What's more interesting is racing with the victim of your collision (I
feed Junio the good half of the collision, and then try to race his
push and get my evil half in at the same time). Or racing a repack. But
timing the race there seems a lot trickier.

I suspect you could open up the window substantially by feeding your
pack really slowly. So I start to push at 1pm, but trickle in a byte at
a time of my 1GB pack, taking several hours. Meanwhile Junio pushes, and
then as soon as I see that, I send the rest of my pack. My index-pack
doesn't see Junio's push because it started before.

And ditto with repack, if the servers runs it predictably in response to
load.  So maybe not so tricky after all.

I think the other thing that helps here is that _everybody_ runs the
collision check. So yeah, you can race pushing your evil stuff to my
server. But it only takes one person fetching into their quiescent
laptop repository to notice the collision and sound the alarm.

I'll admit that there's a whole lot of hand-waving there, for a security
claim. I'll be glad to simply move off of SHA-1.

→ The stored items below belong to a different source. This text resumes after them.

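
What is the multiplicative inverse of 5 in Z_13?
5^(-1) ≡ 8 (mod 13). Verification: 5 × 8 = 40 ≡ 1 (mod 13)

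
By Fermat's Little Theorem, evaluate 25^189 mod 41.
By Fermat: 25^{40} ≡ 1 (mod 41). 189 = 4×40 + 29. So 25^{189} ≡ 25^{29} ≡ 23 (mod 41)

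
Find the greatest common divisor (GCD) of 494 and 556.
2

Using the Euclidean algorithm:
494 = 0 × 556 + 494
556 = 1 × 494 + 62
494 = 7 × 62 + 60
62 = 1 × 60 + 2
60 = 30 × 2 + 0

GCD(494, 556) = 2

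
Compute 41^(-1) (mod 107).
47

Using Extended Euclidean Algorithm:
gcd(41, 107) = 1
Bezout coefficients: 41 × 47 + 107 × -18 = 1
So 41 × 47 ≡ 1 (mod 107)
The inverse is 47 mod 107 = 47
Verification: 41 × 47 = 1927 = 18 × 107 + 1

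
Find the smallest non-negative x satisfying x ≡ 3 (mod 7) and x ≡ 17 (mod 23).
M = 7 × 23 = 161. M₁ = 23, y₁ ≡ 4 (mod 7). M₂ = 7, y₂ ≡ 10 (mod 23). x = 3×23×4 + 17×7×10 ≡ 17 (mod 161)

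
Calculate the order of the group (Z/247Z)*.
216

Prime factorization: 247 = 13 × 19
Using the formula φ(n) = n × Π(1 - 1/p) for each prime factor p:
φ(247) = 247 × (1 - 1/13) × (1 - 1/19)
φ(247) = 216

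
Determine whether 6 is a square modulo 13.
By Euler's criterion: 6^{6} ≡ 12 (mod 13). Since this equals -1 (≡ 12), 6 is not a QR.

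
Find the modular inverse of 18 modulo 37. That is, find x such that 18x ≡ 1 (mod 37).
35

Using Extended Euclidean Algorithm:
gcd(18, 37) = 1
Bezout coefficients: 18 × -2 + 37 × 1 = 1
So 18 × -2 ≡ 1 (mod 37)
The inverse is -2 mod 37 = 35
Verification: 18 × 35 = 630 = 17 × 37 + 1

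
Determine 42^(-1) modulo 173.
42^(-1) ≡ 103 (mod 173). Verification: 42 × 103 = 4326 ≡ 1 (mod 173)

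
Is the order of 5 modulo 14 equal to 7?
No, the actual order is 6, not 7.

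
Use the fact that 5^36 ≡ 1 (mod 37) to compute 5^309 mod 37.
By Fermat: 5^{36} ≡ 1 (mod 37). 309 = 8×36 + 21. So 5^{309} ≡ 5^{21} ≡ 23 (mod 37)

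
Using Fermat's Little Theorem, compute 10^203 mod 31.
By Fermat: 10^{30} ≡ 1 (mod 31). 203 = 6×30 + 23. So 10^{203} ≡ 10^{23} ≡ 14 (mod 31)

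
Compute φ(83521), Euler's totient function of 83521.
78608

Prime factorization: 83521 = 17^4
Using the formula φ(n) = n × Π(1 - 1/p) for each prime factor p:
φ(83521) = 83521 × (1 - 1/17)
φ(83521) = 78608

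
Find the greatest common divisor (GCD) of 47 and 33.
1

Using the Euclidean algorithm:
47 = 1 × 33 + 14
33 = 2 × 14 + 5
14 = 2 × 5 + 4
5 = 1 × 4 + 1
4 = 4 × 1 + 0

GCD(47, 33) = 1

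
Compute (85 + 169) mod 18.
2

(85 + 169) = 254
254 mod 18 = 2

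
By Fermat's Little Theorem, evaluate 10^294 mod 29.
By Fermat: 10^{28} ≡ 1 (mod 29). 294 ≡ 14 (mod 28). So 10^{294} ≡ 10^{14} ≡ 28 (mod 29)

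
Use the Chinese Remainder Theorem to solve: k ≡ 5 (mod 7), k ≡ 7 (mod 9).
M = 7 × 9 = 63. M₁ = 9, y₁ ≡ 4 (mod 7). M₂ = 7, y₂ ≡ 4 (mod 9). k = 5×9×4 + 7×7×4 ≡ 61 (mod 63)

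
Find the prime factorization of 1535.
5 × 307

Divide by primes starting from smallest:
1535 ÷ 5 = 307
307 ÷ 307 = 1

1535 = 5 × 307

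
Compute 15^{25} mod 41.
27

Using successive squaring:
Binary expansion of 25: 11001
Powers of 15 mod 41 (each is the square of the previous):
  15^1 ≡ 15 (mod 41)
  15^2 ≡ 15² = 225 ≡ 20 (mod 41)
  15^4 ≡ 20² = 400 ≡ 31 (mod 41)
  15^8 ≡ 31² = 961 ≡ 18 (mod 41)
  15^16 ≡ 18² = 324 ≡ 37 (mod 41)
25 = 16 + 8 + 1, so 15^25 = 15^16 × 15^8 × 15^1 ≡ 37 × 18 × 15 (mod 41)
Multiplying step by step:
  37 × 18 = 666 ≡ 10 (mod 41)
  10 × 15 = 150 ≡ 27 (mod 41)
Result: 15^25 ≡ 27 (mod 41)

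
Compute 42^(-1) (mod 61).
16

Using Extended Euclidean Algorithm:
gcd(42, 61) = 1
Bezout coefficients: 42 × 16 + 61 × -11 = 1
So 42 × 16 ≡ 1 (mod 61)
The inverse is 16 mod 61 = 16
Verification: 42 × 16 = 672 = 11 × 61 + 1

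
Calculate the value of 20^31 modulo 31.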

> In a busy repo that gets a lot of branches / branch deletions (so not
> quite as extreme as [2], but close) and the default expiry policy you
> can easily have 20-100K loose objects (something near the lower bound of
> that is the current live state of one server I'm looking at).
> A recursive opendir()/readdir() on that on local disk is really fast if
> it's in cache, but can easily be 1-5 seconds on NFS. So for a push we'd
> now pay up to 5s just populating a cache we'll bearly use to accept some
> tiny push with just a few objects.

That 1-5 seconds is a little scary. Locally for a million objects I was
looking at 400ms. But obviously NFS is going to be much worse.

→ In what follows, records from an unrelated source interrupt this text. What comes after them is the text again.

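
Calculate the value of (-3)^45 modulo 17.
Using Fermat: (-3)^{16} ≡ 1 (mod 17). 45 ≡ 13 (mod 16). So (-3)^{45} ≡ (-3)^{13} ≡ 5 (mod 17)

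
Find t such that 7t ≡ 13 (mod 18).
7

Since gcd(7, 18) = 1 divides 13, a solution exists.
Multiply both sides by the inverse of 7 mod 18:
  7^(-1) mod 18 = 13
  x ≡ 13 × 13 ≡ 169 ≡ 7 (mod 18)
Verification: 7 × 7 = 49 = 2 × 18 + 13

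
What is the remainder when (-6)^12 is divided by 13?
Using Fermat: (-6)^{12} ≡ 1 (mod 13). 12 ≡ 0 (mod 12). So (-6)^{12} ≡ (-6)^{0} ≡ 1 (mod 13)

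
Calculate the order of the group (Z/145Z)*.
112

Prime factorization: 145 = 5 × 29
Using the formula φ(n) = n × Π(1 - 1/p) for each prime factor p:
φ(145) = 145 × (1 - 1/5) × (1 - 1/29)
φ(145) = 112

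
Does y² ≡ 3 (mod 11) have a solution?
By Euler's criterion: 3^{5} ≡ 1 (mod 11). Since this equals 1, 3 is a QR.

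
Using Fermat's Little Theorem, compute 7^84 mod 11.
By Fermat: 7^{10} ≡ 1 (mod 11). 84 = 8×10 + 4. So 7^{84} ≡ 7^{4} ≡ 3 (mod 11)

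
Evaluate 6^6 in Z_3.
6 ≡ 0 (mod 3). 6 = 4 + 2 (binary 110). Repeated squaring mod 3: 0^1 ≡ 0; 0^2 ≡ 0² = 0 ≡ 0; 0^4 ≡ 0² = 0 ≡ 0. Multiply: 6^6 ≡ 0^4 × 0^2 ≡ 0 × 0 (mod 3): 0 × 0 = 0 ≡ 0. So 6^6 ≡ 0 (mod 3).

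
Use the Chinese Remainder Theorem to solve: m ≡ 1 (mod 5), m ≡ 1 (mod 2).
M = 5 × 2 = 10. M₁ = 2, y₁ ≡ 3 (mod 5). M₂ = 5, y₂ ≡ 1 (mod 2). m = 1×2×3 + 1×5×1 ≡ 1 (mod 10)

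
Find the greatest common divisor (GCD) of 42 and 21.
21

Using the Euclidean algorithm:
42 = 2 × 21 + 0

GCD(42, 21) = 21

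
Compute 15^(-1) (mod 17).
15^(-1) ≡ 8 (mod 17). Verification: 15 × 8 = 120 ≡ 1 (mod 17)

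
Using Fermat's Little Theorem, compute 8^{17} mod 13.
8

By Fermat's Little Theorem, a^(p-1) ≡ 1 (mod p) for prime p and gcd(a, p) = 1
Here p = 13, so 8^12 ≡ 1 (mod 13)
We can reduce the exponent: 17 mod 12 = 5
So 8^17 ≡ 8^5 (mod 13)
Computing: 8^5 mod 13 = 8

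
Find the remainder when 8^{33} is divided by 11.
By Fermat: 8^{10} ≡ 1 (mod 11). 33 = 3×10 + 3. So 8^{33} ≡ 8^{3} ≡ 6 (mod 11)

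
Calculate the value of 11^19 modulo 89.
Using repeated squaring. 19 = 16 + 2 + 1 (binary 10011). Repeated squaring mod 89: 11^1 ≡ 11; 11^2 ≡ 11² = 121 ≡ 32; 11^4 ≡ 32² = 1024 ≡ 45; 11^8 ≡ 45² = 2025 ≡ 67; 11^16 ≡ 67² = 4489 ≡ 39. Multiply: 11^19 = 11^16 × 11^2 × 11^1 ≡ 39 × 32 × 11 (mod 89): 39 × 32 = 1248 ≡ 2; 2 × 11 = 22 ≡ 22. So 11^19 ≡ 22 (mod 89).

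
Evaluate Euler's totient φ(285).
144

Prime factorization: 285 = 3 × 5 × 19
Using the formula φ(n) = n × Π(1 - 1/p) for each prime factor p:
φ(285) = 285 × (1 - 1/3) × (1 - 1/5) × (1 - 1/19)
φ(285) = 144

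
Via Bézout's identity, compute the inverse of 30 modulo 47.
Extended GCD: 30(11) + 47(-7) = 1. So 30^(-1) ≡ 11 ≡ 11 (mod 47). Verify: 30 × 11 = 330 ≡ 1 (mod 47)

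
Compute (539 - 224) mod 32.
27

(539 - 224) = 315
315 mod 32 = 27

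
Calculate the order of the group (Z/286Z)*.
120

Prime factorization: 286 = 2 × 11 × 13
Using the formula φ(n) = n × Π(1 - 1/p) for each prime factor p:
φ(286) = 286 × (1 - 1/2) × (1 - 1/11) × (1 - 1/13)
φ(286) = 120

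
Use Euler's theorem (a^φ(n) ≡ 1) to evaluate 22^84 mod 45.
By Euler: 22^{24} ≡ 1 (mod 45) since gcd(22, 45) = 1. 84 = 3×24 + 12. So 22^{84} ≡ 22^{12} ≡ 1 (mod 45)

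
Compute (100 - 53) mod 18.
11

(100 - 53) = 47
47 mod 18 = 11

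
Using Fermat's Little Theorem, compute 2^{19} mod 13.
11

By Fermat's Little Theorem, a^(p-1) ≡ 1 (mod p) for prime p and gcd(a, p) = 1
Here p = 13, so 2^12 ≡ 1 (mod 13)
We can reduce the exponent: 19 mod 12 = 7
So 2^19 ≡ 2^7 (mod 13)
Computing: 2^7 mod 13 = 11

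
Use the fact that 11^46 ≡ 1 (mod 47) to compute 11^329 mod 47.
By Fermat: 11^{46} ≡ 1 (mod 47). 329 ≡ 7 (mod 46). So 11^{329} ≡ 11^{7} ≡ 31 (mod 47)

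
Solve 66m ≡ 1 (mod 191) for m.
66^(-1) ≡ 55 (mod 191). Verification: 66 × 55 = 3630 ≡ 1 (mod 191)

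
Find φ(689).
624

Prime factorization: 689 = 13 × 53
Using the formula φ(n) = n × Π(1 - 1/p) for each prime factor p:
φ(689) = 689 × (1 - 1/13) × (1 - 1/53)
φ(689) = 624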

I do agree with your sentiment below that even if this should be on by
default, it should have a config knob. After all, "please flip this
switch and see if things improve" is a good escape hatch to have.

>  * Re-roll my 4 patch series to include the patch you have in
>    <20181027093300.GA23974@xxxxxxxxxxxxxxxxxxxxx>

I don't think it's quite ready for inclusion as-is. I hope to brush it
up a bit, but I have quite a backlog of stuff to review, as well.